Tous les membres de la CEI seront entendus cette semaine.

F3 Midi-Pyrénées
La cour d'appel de Toulouse examine le rôle de la commission d'enquête interne de Total.

La commission d'enquête interne de Total a-t-elle travaillé dans l'ombre ? C'est à cette question que tente de répondre la cour d'appel de Toulouse depuis mardi.

Créée le 22 septembre 2001, au lendemain de la catastrophe comme le prévoit la réglementation des usines classées Seveso, la CEI était composée de salariés de Grande Paroisse, filiale de Total. Elle a commencé à travailler immédiatement sur les lieux.

En interrogeant les salariés, pour commencer. C'est dans ce contexte que la commission entend, dès le dimanche 23 septembre, Gilles Faure, employé de la Surca. Il lui apprend qu'il a apporté une benne blanche, du hangar 335 au 221, une benne composée de fonds de sacs de différents produits.

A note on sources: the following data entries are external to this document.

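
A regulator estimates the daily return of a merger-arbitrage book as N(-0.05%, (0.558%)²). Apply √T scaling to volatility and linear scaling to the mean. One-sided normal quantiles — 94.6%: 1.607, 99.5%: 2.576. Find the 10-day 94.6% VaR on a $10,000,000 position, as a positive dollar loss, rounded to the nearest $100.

σ_{10d} = 0.558% × √10 = 1.765%; μ_{10d} = 10 × -0.05% = -0.500%.
VaR = −(-0.500%) + 1.607 × 1.765% = 3.336%.
On $10,000,000: 0.03336 × $10,000,000 = $333,600.

$333,600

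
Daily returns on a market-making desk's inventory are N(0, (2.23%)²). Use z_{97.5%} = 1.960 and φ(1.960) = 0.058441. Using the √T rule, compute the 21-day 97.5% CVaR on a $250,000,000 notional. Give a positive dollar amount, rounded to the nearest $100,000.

$59,700,000

σ_{21d} = 2.23% × √21 = 10.219%.
ES multiplier = φ(z)/(1−α) = 0.058441/0.025 = 2.338.
ES = 10.219% × 2.338 = 23.892%; on $250,000,000: $59,730,000.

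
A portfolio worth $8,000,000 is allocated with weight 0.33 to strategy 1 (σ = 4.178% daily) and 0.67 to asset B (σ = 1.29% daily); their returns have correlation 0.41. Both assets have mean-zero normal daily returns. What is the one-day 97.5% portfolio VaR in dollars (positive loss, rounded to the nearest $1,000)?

$299,000

σ_p² = 0.33²·4.178² + 0.67²·1.29² + 2·0.41·0.33·0.67·4.178·1.29 = 3.6251 (%²).
σ_p = √3.6251 = 1.904%.
At 97.5%, z = 1.960.
VaR = 1.960 × 1.904% = 3.732%; on $8,000,000 that is $298,560.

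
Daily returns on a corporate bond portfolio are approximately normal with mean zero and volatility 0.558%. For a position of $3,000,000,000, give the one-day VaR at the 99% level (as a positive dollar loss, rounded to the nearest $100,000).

$38,900,000

At 99% one-sided, z = 2.326.
VaR = z·σ = 2.326 × 0.558% = 1.298%.
On $3,000,000,000: 0.01298 × $3,000,000,000 = $38,940,000.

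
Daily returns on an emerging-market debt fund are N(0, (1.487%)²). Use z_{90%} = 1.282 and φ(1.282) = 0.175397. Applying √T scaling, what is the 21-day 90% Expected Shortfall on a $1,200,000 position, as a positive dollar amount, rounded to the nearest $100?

σ_{21d} = 1.487% × √21 = 6.814%.
ES multiplier = φ(z)/(1−α) = 0.175397/0.1 = 1.754.
ES = 6.814% × 1.754 = 11.952%; on $1,200,000: $143,424.

$143,400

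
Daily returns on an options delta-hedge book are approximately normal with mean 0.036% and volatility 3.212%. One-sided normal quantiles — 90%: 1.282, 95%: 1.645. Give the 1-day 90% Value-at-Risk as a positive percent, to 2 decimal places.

4.08%

VaR = −μ + z·σ = −(0.036%) + 1.282 × 3.212% = 4.082%.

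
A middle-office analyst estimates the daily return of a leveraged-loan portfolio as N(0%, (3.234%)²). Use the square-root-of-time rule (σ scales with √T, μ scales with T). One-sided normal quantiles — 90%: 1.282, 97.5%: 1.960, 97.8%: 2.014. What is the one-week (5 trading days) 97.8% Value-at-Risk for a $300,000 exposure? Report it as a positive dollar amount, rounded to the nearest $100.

$43,700

σ_{5d} = 3.234% × √5 = 7.231%.
VaR = 2.014 × 7.231% = 14.563%.
On $300,000: 0.14563 × $300,000 = $43,689.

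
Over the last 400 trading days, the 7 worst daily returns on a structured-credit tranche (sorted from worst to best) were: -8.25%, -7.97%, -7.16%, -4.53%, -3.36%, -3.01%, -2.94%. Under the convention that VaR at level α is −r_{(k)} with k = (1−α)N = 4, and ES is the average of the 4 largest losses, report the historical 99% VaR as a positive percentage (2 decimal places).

k = 4; the 4th lowest return is -4.53%, so VaR = 4.53%.

4.53%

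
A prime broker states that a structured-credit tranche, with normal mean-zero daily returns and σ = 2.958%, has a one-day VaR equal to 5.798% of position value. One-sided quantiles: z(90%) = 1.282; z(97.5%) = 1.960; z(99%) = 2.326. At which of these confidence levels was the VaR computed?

97.5%

Implied z = VaR/σ = 5.798 / 2.958 = 1.960.
This matches z(97.5%) = 1.960.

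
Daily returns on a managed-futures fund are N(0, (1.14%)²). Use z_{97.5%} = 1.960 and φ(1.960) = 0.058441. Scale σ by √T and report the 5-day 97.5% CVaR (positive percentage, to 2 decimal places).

σ_{5d} = 1.14% × √5 = 2.549%.
ES multiplier = φ(z)/(1−α) = 0.058441/0.025 = 2.338.
ES = 2.549% × 2.338 = 5.960%.

5.96%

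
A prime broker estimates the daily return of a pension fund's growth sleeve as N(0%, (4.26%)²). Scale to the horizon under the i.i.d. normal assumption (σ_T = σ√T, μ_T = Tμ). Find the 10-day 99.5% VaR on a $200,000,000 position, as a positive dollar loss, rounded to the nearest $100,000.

At 99.5%, z = 2.576.
σ_{10d} = 4.26% × √10 = 13.471%.
VaR = 2.576 × 13.471% = 34.701%.
On $200,000,000: 0.34701 × $200,000,000 = $69,402,000.

$69,400,000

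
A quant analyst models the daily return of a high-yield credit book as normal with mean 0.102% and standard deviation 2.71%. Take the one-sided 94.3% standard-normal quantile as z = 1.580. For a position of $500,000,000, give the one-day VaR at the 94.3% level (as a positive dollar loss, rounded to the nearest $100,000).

VaR = −μ + z·σ = −(0.102%) + 1.580 × 2.71% = 4.180%.
On $500,000,000: 0.04180 × $500,000,000 = $20,900,000.

$20,900,000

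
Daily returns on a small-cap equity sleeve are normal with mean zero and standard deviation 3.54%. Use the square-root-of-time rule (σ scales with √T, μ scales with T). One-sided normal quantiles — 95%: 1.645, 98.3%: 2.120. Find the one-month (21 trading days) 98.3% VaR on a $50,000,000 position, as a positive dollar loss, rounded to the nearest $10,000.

$17,200,000

σ_{21d} = 3.54% × √21 = 16.222%.
VaR = 2.120 × 16.222% = 34.391%.
On $50,000,000: 0.34391 × $50,000,000 = $17,195,500.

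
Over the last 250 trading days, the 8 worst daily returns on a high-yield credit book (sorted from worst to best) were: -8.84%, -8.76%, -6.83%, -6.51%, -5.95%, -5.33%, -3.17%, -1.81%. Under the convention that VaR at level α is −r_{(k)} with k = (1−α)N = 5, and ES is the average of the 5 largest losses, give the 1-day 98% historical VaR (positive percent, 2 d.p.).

5.95%

k = 5; the 5th lowest return is -5.95%, so VaR = 5.95%.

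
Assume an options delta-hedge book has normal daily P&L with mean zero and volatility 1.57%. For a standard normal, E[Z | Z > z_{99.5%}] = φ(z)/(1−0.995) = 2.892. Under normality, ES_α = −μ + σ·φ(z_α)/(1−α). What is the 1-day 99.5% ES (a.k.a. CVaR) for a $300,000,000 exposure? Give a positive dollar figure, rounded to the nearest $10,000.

ES = 1.57% × 2.892 = 4.540%.
On $300,000,000: 0.04540 × $300,000,000 = $13,620,000.

$13,620,000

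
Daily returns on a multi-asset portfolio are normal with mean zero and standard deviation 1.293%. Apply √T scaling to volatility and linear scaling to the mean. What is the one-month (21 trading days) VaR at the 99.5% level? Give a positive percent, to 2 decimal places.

At 99.5%, z = 2.576.
σ_{21d} = 1.293% × √21 = 5.925%.
VaR = 2.576 × 5.925% = 15.263%.

15.26%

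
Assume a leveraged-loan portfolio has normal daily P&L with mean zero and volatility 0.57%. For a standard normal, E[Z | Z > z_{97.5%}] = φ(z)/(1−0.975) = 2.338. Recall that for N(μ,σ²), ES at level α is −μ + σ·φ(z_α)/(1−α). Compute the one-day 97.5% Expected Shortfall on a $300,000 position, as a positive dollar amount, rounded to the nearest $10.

$4,000

ES = 0.57% × 2.338 = 1.333%.
On $300,000: 0.01333 × $300,000 = $3,999.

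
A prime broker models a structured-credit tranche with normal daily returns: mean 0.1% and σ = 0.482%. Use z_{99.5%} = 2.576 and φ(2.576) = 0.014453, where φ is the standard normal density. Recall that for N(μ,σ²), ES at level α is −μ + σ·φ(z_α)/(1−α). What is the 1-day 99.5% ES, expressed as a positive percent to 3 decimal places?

Tail multiplier: φ(z)/(1−α) = 0.014453 / 0.005 = 2.891.
ES = −(0.1%) + 0.482% × 2.891 = 1.293%.

1.293%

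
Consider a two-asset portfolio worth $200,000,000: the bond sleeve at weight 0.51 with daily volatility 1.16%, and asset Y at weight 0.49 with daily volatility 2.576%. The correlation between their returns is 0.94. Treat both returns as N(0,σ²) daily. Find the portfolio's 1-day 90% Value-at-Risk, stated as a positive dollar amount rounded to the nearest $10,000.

$4,690,000

σ_p² = 0.51²·1.16² + 0.49²·2.576² + 2·0.94·0.51·0.49·1.16·2.576 = 3.3471 (%²).
σ_p = √3.3471 = 1.830%.
At 90%, z = 1.282.
VaR = 1.282 × 1.830% = 2.346%; on $200,000,000 that is $4,692,000.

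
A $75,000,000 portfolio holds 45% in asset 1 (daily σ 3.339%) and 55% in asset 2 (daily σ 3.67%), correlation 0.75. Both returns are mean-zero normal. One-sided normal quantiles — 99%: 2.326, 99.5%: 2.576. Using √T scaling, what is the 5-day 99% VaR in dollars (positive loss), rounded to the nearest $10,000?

$12,870,000

σ_p = √(0.45²·3.339² + 0.55²·3.67² + 2·0.75·0.45·0.55·3.339·3.67) = 3.299%.
σ_{5d} = 3.299% × √5 = 7.377%.
VaR = 2.326 × 7.377% = 17.159%; on $75,000,000 that is $12,869,250.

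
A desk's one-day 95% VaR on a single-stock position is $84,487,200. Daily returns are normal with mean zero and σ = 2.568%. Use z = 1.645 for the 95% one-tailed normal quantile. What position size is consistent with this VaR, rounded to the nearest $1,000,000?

VaR as a fraction of value: z·σ = 1.645 × 2.568% = 4.22436%.
Position = $84,487,200 / 0.0422436 = $2,000,000,000.

$2,000,000,000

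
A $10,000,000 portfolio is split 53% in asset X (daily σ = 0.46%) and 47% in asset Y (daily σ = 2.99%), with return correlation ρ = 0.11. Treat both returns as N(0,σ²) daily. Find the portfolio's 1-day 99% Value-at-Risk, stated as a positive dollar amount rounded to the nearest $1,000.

$338,000

σ_p² = 0.53²·0.46² + 0.47²·2.99² + 2·0.11·0.53·0.47·0.46·2.99 = 2.1097 (%²).
σ_p = √2.1097 = 1.452%.
At 99%, z = 2.326.
VaR = 2.326 × 1.452% = 3.377%; on $10,000,000 that is $337,700.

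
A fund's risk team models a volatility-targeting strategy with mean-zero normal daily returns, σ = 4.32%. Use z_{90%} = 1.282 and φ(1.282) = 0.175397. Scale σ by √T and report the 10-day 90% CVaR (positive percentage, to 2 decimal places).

σ_{10d} = 4.32% × √10 = 13.661%.
ES multiplier = φ(z)/(1−α) = 0.175397/0.1 = 1.754.
ES = 13.661% × 1.754 = 23.961%.

23.96%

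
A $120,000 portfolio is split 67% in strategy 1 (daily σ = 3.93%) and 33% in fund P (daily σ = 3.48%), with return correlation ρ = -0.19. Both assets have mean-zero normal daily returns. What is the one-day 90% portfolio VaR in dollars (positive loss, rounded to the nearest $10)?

$4,100

σ_p² = 0.67²·3.93² + 0.33²·3.48² + 2·-0.19·0.67·0.33·3.93·3.48 = 7.1030 (%²).
σ_p = √7.1030 = 2.665%.
At 90%, z = 1.282.
VaR = 1.282 × 2.665% = 3.417%; on $120,000 that is $4,100.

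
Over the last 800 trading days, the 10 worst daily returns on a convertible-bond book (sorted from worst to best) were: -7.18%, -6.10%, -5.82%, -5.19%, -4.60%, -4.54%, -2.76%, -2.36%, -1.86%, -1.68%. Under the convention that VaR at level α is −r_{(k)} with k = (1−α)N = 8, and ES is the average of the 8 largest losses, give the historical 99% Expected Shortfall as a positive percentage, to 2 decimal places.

The 8 worst returns sum to -38.55%.
ES = −(-38.55%) / 8 = 4.81875% ≈ 4.82%.

4.82%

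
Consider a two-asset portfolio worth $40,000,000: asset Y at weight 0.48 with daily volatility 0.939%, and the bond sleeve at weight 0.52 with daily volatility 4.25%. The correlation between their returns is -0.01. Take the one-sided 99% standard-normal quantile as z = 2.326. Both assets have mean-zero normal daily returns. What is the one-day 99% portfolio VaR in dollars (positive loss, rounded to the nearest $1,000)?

$2,094,000

σ_p² = 0.48²·0.939² + 0.52²·4.25² + 2·-0.01·0.48·0.52·0.939·4.25 = 5.0673 (%²).
σ_p = √5.0673 = 2.251%.
VaR = 2.326 × 2.251% = 5.236%; on $40,000,000 that is $2,094,400.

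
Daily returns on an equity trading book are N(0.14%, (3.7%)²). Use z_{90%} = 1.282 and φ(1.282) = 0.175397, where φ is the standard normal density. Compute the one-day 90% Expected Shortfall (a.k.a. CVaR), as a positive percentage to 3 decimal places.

6.350%

Tail multiplier: φ(z)/(1−α) = 0.175397 / 0.1 = 1.754.
ES = −(0.14%) + 3.7% × 1.754 = 6.350%.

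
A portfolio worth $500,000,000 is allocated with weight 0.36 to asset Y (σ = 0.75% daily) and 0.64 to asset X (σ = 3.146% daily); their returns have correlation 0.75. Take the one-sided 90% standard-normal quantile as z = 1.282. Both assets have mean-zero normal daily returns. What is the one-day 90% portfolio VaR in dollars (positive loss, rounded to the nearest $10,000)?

$14,250,000

σ_p² = 0.36²·0.75² + 0.64²·3.146² + 2·0.75·0.36·0.64·0.75·3.146 = 4.9423 (%²).
σ_p = √4.9423 = 2.223%.
VaR = 1.282 × 2.223% = 2.850%; on $500,000,000 that is $14,250,000.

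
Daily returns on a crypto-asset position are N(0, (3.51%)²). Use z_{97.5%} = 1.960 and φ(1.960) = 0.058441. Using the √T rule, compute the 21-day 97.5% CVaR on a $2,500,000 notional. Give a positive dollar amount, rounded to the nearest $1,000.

σ_{21d} = 3.51% × √21 = 16.085%.
ES multiplier = φ(z)/(1−α) = 0.058441/0.025 = 2.338.
ES = 16.085% × 2.338 = 37.607%; on $2,500,000: $940,175.

$940,000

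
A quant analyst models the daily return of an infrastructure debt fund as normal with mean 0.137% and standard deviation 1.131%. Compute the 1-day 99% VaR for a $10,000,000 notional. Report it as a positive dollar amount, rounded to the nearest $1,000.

$249,000

At 99% one-sided, z = 2.326.
VaR = −μ + z·σ = −(0.137%) + 2.326 × 1.131% = 2.494%.
On $10,000,000: 0.02494 × $10,000,000 = $249,400.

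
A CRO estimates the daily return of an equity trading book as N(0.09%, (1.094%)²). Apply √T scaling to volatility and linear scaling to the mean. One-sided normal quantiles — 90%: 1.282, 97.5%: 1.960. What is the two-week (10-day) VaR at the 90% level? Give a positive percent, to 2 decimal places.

3.54%

σ_{10d} = 1.094% × √10 = 3.460%; μ_{10d} = 10 × 0.09% = 0.900%.
VaR = −(0.900%) + 1.282 × 3.460% = 3.536%.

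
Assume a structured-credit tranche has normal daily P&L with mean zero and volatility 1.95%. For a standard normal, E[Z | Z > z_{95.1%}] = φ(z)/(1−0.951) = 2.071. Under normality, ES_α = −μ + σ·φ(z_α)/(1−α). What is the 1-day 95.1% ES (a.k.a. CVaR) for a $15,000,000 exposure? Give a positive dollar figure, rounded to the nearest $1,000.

ES = 1.95% × 2.071 = 4.038%.
On $15,000,000: 0.04038 × $15,000,000 = $605,700.

$606,000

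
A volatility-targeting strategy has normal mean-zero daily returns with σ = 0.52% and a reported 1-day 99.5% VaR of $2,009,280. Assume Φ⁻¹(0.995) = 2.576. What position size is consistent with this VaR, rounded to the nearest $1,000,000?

VaR as a fraction of value: z·σ = 2.576 × 0.52% = 1.33952%.
Position = $2,009,280 / 0.0133952 = $150,000,000.

$150,000,000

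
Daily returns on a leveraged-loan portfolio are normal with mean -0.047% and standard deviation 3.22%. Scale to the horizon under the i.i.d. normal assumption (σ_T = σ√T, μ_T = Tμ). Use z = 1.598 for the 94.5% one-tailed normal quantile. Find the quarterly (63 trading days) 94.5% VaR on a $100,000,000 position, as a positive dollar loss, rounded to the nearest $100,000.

σ_{63d} = 3.22% × √63 = 25.558%; μ_{63d} = 63 × -0.047% = -2.961%.
VaR = −(-2.961%) + 1.598 × 25.558% = 43.803%.
On $100,000,000: 0.43803 × $100,000,000 = $43,803,000.

$43,800,000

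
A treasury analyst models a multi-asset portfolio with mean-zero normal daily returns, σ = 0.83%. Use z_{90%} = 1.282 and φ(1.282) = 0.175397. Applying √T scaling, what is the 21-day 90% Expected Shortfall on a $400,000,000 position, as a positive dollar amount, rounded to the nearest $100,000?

σ_{21d} = 0.83% × √21 = 3.804%.
ES multiplier = φ(z)/(1−α) = 0.175397/0.1 = 1.754.
ES = 3.804% × 1.754 = 6.672%; on $400,000,000: $26,688,000.

$26,700,000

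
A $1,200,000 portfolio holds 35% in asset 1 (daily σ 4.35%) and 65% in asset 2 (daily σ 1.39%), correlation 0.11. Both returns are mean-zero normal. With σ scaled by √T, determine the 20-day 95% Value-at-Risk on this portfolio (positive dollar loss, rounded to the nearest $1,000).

$164,000

σ_p = √(0.35²·4.35² + 0.65²·1.39² + 2·0.11·0.35·0.65·4.35·1.39) = 1.854%.
σ_{20d} = 1.854% × √20 = 8.291%.
z(95%) = 1.645.
VaR = 1.645 × 8.291% = 13.639%; on $1,200,000 that is $163,668.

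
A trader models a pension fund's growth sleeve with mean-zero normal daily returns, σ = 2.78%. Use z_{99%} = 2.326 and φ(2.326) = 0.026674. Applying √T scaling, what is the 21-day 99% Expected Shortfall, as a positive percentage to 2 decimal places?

33.98%

σ_{21d} = 2.78% × √21 = 12.740%.
ES multiplier = φ(z)/(1−α) = 0.026674/0.01 = 2.667.
ES = 12.740% × 2.667 = 33.978%.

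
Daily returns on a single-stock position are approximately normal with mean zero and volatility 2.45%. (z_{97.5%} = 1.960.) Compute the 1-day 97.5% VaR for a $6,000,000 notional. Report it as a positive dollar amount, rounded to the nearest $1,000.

VaR = z·σ = 1.960 × 2.45% = 4.802%.
On $6,000,000: 0.04802 × $6,000,000 = $288,120.

$288,000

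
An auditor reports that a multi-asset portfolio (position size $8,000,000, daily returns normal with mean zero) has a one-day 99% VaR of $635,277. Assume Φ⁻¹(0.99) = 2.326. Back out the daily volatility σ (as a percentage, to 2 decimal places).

VaR as a fraction: $635,277 / $8,000,000 = 7.941%.
σ = VaR / z = 7.941% / 2.326 = 3.414%.

3.41%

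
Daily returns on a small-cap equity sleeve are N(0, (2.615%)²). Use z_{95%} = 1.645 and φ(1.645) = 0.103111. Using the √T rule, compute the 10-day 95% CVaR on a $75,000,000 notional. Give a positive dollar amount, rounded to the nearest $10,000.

$12,790,000

σ_{10d} = 2.615% × √10 = 8.269%.
ES multiplier = φ(z)/(1−α) = 0.103111/0.05 = 2.062.
ES = 8.269% × 2.062 = 17.051%; on $75,000,000: $12,788,250.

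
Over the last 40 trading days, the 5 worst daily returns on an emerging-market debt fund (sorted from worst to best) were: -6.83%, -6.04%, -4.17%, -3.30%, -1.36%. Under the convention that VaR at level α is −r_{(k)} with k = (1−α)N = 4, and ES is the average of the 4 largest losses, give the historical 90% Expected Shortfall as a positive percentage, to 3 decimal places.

The 4 worst returns sum to -20.34%.
ES = −(-20.34%) / 4 = 5.085%.

5.085%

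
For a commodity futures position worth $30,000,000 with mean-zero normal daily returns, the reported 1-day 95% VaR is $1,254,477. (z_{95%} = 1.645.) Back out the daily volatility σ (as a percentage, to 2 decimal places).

2.54%

VaR as a fraction: $1,254,477 / $30,000,000 = 4.182%.
σ = VaR / z = 4.182% / 1.645 = 2.542%.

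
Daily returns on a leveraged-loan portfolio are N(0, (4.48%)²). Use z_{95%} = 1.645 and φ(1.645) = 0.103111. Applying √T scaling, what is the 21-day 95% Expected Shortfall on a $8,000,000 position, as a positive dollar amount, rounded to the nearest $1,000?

σ_{21d} = 4.48% × √21 = 20.530%.
ES multiplier = φ(z)/(1−α) = 0.103111/0.05 = 2.062.
ES = 20.530% × 2.062 = 42.333%; on $8,000,000: $3,386,640.

$3,387,000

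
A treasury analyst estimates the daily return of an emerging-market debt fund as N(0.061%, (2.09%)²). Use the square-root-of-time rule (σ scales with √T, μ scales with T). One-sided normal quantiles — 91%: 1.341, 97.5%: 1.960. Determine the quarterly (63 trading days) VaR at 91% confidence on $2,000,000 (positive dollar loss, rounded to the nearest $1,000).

σ_{63d} = 2.09% × √63 = 16.589%; μ_{63d} = 63 × 0.061% = 3.843%.
VaR = −(3.843%) + 1.341 × 16.589% = 18.403%.
On $2,000,000: 0.18403 × $2,000,000 = $368,060.

$368,000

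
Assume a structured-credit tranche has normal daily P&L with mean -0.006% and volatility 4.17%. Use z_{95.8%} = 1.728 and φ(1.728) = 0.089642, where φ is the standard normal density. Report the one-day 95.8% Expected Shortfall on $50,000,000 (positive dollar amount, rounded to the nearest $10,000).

$4,450,000

Tail multiplier: φ(z)/(1−α) = 0.089642 / 0.042 = 2.134.
ES = −(-0.006%) + 4.17% × 2.134 = 8.905%.
On $50,000,000: 0.08905 × $50,000,000 = $4,452,500.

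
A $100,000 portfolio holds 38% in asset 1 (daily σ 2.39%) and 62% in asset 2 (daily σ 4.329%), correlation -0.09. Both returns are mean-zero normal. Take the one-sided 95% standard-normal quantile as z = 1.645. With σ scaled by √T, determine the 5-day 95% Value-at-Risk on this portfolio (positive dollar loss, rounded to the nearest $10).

$10,130

σ_p = √(0.38²·2.39² + 0.62²·4.329² + 2·-0.09·0.38·0.62·2.39·4.329) = 2.755%.
σ_{5d} = 2.755% × √5 = 6.160%.
VaR = 1.645 × 6.160% = 10.133%; on $100,000 that is $10,133.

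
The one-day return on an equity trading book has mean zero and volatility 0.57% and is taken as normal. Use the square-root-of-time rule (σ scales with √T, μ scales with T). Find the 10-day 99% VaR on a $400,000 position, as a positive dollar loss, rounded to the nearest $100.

$16,800

At 99%, z = 2.326.
σ_{10d} = 0.57% × √10 = 1.802%.
VaR = 2.326 × 1.802% = 4.191%.
On $400,000: 0.04191 × $400,000 = $16,764.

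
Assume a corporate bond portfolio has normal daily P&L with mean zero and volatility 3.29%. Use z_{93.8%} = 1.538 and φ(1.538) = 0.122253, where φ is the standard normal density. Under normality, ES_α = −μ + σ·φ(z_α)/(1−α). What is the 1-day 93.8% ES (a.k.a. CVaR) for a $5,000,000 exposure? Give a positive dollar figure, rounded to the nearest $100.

Tail multiplier: φ(z)/(1−α) = 0.122253 / 0.062 = 1.972.
ES = 3.29% × 1.972 = 6.488%.
On $5,000,000: 0.06488 × $5,000,000 = $324,400.

$324,400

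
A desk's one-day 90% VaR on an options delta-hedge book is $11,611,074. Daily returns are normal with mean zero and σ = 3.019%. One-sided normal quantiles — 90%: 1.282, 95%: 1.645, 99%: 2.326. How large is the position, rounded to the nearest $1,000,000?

$300,000,000

VaR as a fraction of value: z·σ = 1.282 × 3.019% = 3.87036%.
Position = $11,611,074 / 0.0387036 = $300,000,000.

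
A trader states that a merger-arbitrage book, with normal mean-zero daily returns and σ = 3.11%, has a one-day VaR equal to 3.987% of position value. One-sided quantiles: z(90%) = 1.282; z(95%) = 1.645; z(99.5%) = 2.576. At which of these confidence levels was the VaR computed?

90%

Implied z = VaR/σ = 3.987 / 3.11 = 1.282.
This matches z(90%) = 1.282.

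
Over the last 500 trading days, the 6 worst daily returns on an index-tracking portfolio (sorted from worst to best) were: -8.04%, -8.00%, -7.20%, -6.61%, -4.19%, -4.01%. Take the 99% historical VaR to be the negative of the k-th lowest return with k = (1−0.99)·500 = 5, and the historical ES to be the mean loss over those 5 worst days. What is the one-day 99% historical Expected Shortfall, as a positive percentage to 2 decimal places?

The 5 worst returns sum to -34.04%.
ES = −(-34.04%) / 5 = 6.808% ≈ 6.81%.

6.81%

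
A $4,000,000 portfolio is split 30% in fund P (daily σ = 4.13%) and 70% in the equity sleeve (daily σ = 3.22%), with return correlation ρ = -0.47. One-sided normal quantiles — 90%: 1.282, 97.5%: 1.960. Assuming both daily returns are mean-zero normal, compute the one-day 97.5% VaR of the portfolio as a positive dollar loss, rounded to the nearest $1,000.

σ_p² = 0.3²·4.13² + 0.7²·3.22² + 2·-0.47·0.3·0.7·4.13·3.22 = 3.9905 (%²).
σ_p = √3.9905 = 1.998%.
VaR = 1.960 × 1.998% = 3.916%; on $4,000,000 that is $156,640.

$157,000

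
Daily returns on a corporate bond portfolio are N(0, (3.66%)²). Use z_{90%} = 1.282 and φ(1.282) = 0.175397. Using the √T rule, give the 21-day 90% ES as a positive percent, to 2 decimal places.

σ_{21d} = 3.66% × √21 = 16.772%.
ES multiplier = φ(z)/(1−α) = 0.175397/0.1 = 1.754.
ES = 16.772% × 1.754 = 29.418%.

29.42%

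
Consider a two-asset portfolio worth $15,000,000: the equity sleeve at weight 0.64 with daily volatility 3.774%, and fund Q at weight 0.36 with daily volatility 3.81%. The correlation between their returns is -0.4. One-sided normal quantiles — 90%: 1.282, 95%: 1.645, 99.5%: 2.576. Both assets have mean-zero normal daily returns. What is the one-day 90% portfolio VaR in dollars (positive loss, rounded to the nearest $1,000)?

$433,000

σ_p² = 0.64²·3.774² + 0.36²·3.81² + 2·-0.4·0.64·0.36·3.774·3.81 = 5.0649 (%²).
σ_p = √5.0649 = 2.251%.
VaR = 1.282 × 2.251% = 2.886%; on $15,000,000 that is $432,900.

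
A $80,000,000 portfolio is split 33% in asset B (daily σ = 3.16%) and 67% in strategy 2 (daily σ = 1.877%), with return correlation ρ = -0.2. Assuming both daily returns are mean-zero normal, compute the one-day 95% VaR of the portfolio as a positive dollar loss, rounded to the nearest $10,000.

σ_p² = 0.33²·3.16² + 0.67²·1.877² + 2·-0.2·0.33·0.67·3.16·1.877 = 2.1444 (%²).
σ_p = √2.1444 = 1.464%.
At 95%, z = 1.645.
VaR = 1.645 × 1.464% = 2.408%; on $80,000,000 that is $1,926,400.

$1,930,000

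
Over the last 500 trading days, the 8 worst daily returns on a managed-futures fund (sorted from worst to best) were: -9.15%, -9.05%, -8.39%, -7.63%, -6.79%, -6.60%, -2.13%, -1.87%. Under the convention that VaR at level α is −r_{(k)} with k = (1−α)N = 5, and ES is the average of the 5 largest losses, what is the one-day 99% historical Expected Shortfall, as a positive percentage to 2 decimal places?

8.20%

The 5 worst returns sum to -41.01%.
ES = −(-41.01%) / 5 = 8.202% ≈ 8.20%.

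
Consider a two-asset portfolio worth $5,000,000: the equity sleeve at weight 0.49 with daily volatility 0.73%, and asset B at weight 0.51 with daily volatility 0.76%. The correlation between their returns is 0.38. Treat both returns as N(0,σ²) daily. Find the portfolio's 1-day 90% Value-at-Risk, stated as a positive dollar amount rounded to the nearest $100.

σ_p² = 0.49²·0.73² + 0.51²·0.76² + 2·0.38·0.49·0.51·0.73·0.76 = 0.3836 (%²).
σ_p = √0.3836 = 0.619%.
At 90%, z = 1.282.
VaR = 1.282 × 0.619% = 0.794%; on $5,000,000 that is $39,700.

$39,700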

Une déclaration prise immédiatement au sérieux, à tel point que plusieurs membres de la CEI se rendent au plus vite dans le hangar 335 et exigent un inventaire des sacs.

Pourquoi n'avoir pas alerté la police ?, demandent plusieurs avocats de la partie civile. Toutes les pistes étaient envisagées, répondent Arnaud Mace de Lépinay, président de la commission, et Jean-Bernard Peudpièce, membre actif.

Le commissaire Saby, à la barre en décembre dernier, avait déclaré : "On s'est fait avoir par la commission d'enquête interne". Mais pour la CEI, leur rôle et leurs travaux n'ont jamais intéressé la police, malgré plusieurs propositions de collaboration.

Thierry Desmarets, ex-PDG du groupe Total, appelé à la barre mardi après-midi, a balayé ses accusations. Pour lui, les membres de la commission étaient "honnêtes et compétents".

L'accusation, quant à elle, a pointé du doigt les "différences" entre des premiers rapports d'étape de la CEI évoquant des anomalies et des dysfonctionnements et des rapports définitifs beaucoup plus mesurés.